Em novembro de 2011, a empresa americana Chevron causou um grande acidente no mar brasileiro, no Campo de Frade, na Bacia de Campos, no Rio de Janeiro. O tamanho inicial do vazamento foi estimado pela Agência Nacional de Petróleo (ANP) em 330 barris por dia, ou 50 litros de óleo. No entanto, imagens de satélite da Agência Espacial Norte-Americana (Nasa) indicaram um vazamento dez vezes maior. A extensão da mancha vista do espaço levou a um cálculo de 3,7 mil barris de óleo por dia – quantidade próxima a identificada no início do vazamento do Golfo do México (abril/ 2010), avaliado como o maior derrame acidental na história.
O episódio evidenciou a falta de governança por parte dos órgãos governamentais brasileiros, uma vez que no momento da tragédia a única fonte de informação para a sociedade era a própria empresa. O governo brasileiro não contava com suas próprias condições para chegar ao local do vazamento e avaliar seu impacto, para assim agir com rapidez e também informar, com dados precisos e transparentes, as consequências do acidente ao ambiente marinho.

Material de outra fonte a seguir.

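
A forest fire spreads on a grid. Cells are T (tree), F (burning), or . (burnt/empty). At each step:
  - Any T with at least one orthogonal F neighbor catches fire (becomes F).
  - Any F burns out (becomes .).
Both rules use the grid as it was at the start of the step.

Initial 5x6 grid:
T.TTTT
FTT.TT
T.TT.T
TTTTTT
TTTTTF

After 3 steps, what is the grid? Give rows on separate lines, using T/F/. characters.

Step 1: 5 trees catch fire, 2 burn out
  F.TTTT
  .FT.TT
  F.TT.T
  TTTTTF
  TTTTF.
Step 2: 5 trees catch fire, 5 burn out
  ..TTTT
  ..F.TT
  ..TT.F
  FTTTF.
  TTTF..
Step 3: 7 trees catch fire, 5 burn out
  ..FTTT
  ....TF
  ..FT..
  .FTF..
  FTF...

..FTTT
....TF
..FT..
.FTF..
FTF...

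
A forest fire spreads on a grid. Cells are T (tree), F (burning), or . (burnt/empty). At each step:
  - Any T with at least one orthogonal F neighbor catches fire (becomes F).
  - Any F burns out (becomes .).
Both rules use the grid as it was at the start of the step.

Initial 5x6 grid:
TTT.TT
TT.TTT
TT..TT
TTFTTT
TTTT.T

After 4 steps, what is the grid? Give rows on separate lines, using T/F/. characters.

Step 1: 3 trees catch fire, 1 burn out
  TTT.TT
  TT.TTT
  TT..TT
  TF.FTT
  TTFT.T
Step 2: 5 trees catch fire, 3 burn out
  TTT.TT
  TT.TTT
  TF..TT
  F...FT
  TF.F.T
Step 3: 5 trees catch fire, 5 burn out
  TTT.TT
  TF.TTT
  F...FT
  .....F
  F....T
Step 4: 5 trees catch fire, 5 burn out
  TFT.TT
  F..TFT
  .....F
  ......
  .....F

TFT.TT
F..TFT
.....F
......
.....F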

Desde então, aumentou-se a pressão da sociedade para que o governo criasse o Plano Nacional de Contingência (PNC) para grandes vazamentos de petróleo. O Plano foi lançado no dia 22 de outubro deste ano – um dia após o polêmico leilão do pré-sal do Campo de Libra, no Rio de Janeiro. “Apesar de ter sido conduzido por 17 Ministérios, o Plano apresentado não expressa uma visão ampla sobre o assunto e tampouco atende às legítimas preocupações de parcelas relevantes da sociedade”, esclarece Leandra Gonçalves, bióloga e consultora da Fundação SOS Mata Atlântica.

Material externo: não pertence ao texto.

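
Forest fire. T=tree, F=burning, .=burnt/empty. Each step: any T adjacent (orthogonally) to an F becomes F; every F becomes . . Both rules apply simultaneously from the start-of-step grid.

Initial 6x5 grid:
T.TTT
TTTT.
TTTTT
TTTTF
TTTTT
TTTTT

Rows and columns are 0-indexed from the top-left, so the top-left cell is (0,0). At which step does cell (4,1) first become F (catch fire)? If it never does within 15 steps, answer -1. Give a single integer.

Step 1: cell (4,1)='T' (+3 fires, +1 burnt)
Step 2: cell (4,1)='T' (+4 fires, +3 burnt)
Step 3: cell (4,1)='T' (+5 fires, +4 burnt)
Step 4: cell (4,1)='F' (+6 fires, +5 burnt)
  -> target ignites at step 4
Step 5: cell (4,1)='.' (+6 fires, +6 burnt)
Step 6: cell (4,1)='.' (+2 fires, +6 burnt)
Step 7: cell (4,1)='.' (+1 fires, +2 burnt)
Step 8: cell (4,1)='.' (+0 fires, +1 burnt)
  fire out at step 8

4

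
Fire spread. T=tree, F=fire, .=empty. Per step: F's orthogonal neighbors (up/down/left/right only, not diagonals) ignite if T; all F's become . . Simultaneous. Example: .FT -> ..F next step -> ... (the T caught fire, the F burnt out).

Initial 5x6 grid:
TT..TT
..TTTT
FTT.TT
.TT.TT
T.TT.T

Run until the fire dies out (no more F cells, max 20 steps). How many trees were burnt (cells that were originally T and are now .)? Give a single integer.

Step 1: +1 fires, +1 burnt (F count now 1)
Step 2: +2 fires, +1 burnt (F count now 2)
Step 3: +2 fires, +2 burnt (F count now 2)
Step 4: +2 fires, +2 burnt (F count now 2)
Step 5: +2 fires, +2 burnt (F count now 2)
Step 6: +3 fires, +2 burnt (F count now 3)
Step 7: +3 fires, +3 burnt (F count now 3)
Step 8: +1 fires, +3 burnt (F count now 1)
Step 9: +1 fires, +1 burnt (F count now 1)
Step 10: +0 fires, +1 burnt (F count now 0)
Fire out after step 10
Initially T: 20, now '.': 27
Total burnt (originally-T cells now '.'): 17

Answer: 17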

De acordo com Leandra, o Plano não atinge o seu maior objetivo – garantir a segurança ambiental em uma das principais e mais ricas zonas costeiras do mundo, sobretudo diante de um importante empreendimento de alto risco, que é a exploração de petróleo do pré-sal. “No formato apresentado, o documento apresenta mais dúvidas do que respostas, pois não define questões primordiais, como os recursos disponíveis para enfrentar eventuais acidentes e vazamentos”.

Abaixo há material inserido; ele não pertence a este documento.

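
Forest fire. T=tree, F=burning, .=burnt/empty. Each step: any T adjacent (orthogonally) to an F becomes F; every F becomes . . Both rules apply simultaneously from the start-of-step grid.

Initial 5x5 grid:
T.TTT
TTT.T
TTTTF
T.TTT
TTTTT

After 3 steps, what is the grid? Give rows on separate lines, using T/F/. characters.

Step 1: 3 trees catch fire, 1 burn out
  T.TTT
  TTT.F
  TTTF.
  T.TTF
  TTTTT
Step 2: 4 trees catch fire, 3 burn out
  T.TTF
  TTT..
  TTF..
  T.TF.
  TTTTF
Step 3: 5 trees catch fire, 4 burn out
  T.TF.
  TTF..
  TF...
  T.F..
  TTTF.

T.TF.
TTF..
TF...
T.F..
TTTF.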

O Decreto 8.127 de 23 de outubro, que implementa o PNC, determina que o Ministério do Meio Ambiente terá de coordenar e articular ações para facilitar e ampliar a prevenção, preparação e capacitação de resposta nacional a incidentes de poluição por óleo, o que, para Leandra, evidencia outro problema. “O mesmo Ministério é responsável por avaliar e aprovar os planos de emergências individuais das companhias petrolíferas, mas nunca teve estrutura e orçamentos suficientes para isto, tão pouco para checar, no momento de um acidente, se as empresas têm condições de desenvolver as ações propostas”, destaca.
Além de não definir orçamento, Leandra explica ainda que o Plano não determina como dará sua operacionalização e não especifica as estruturas disponíveis e os tipos de embarcações para operar em áreas profundas e distantes da costa, como as do pré-sal. “Também é questionável a divisão de responsabilidades em um eventual acidente”, enfatiza. Isto porque, segundo o PNC, há três possíveis coordenadores operacionais: a Marinha, no caso de acidentes em águas marítimas; o Instituto Brasileiro do Meio Ambiente e dos Recursos Naturais Renováveis (Ibama), para águas interiores; e a Agência Nacional de Petróleo (ANP), nos casos de estruturas submarinas de perfuração e produção. “Possíveis dúvidas nesse sentido podem levar à paralisia, o que potencializa os efeitos negativos de um vazamento”, diz.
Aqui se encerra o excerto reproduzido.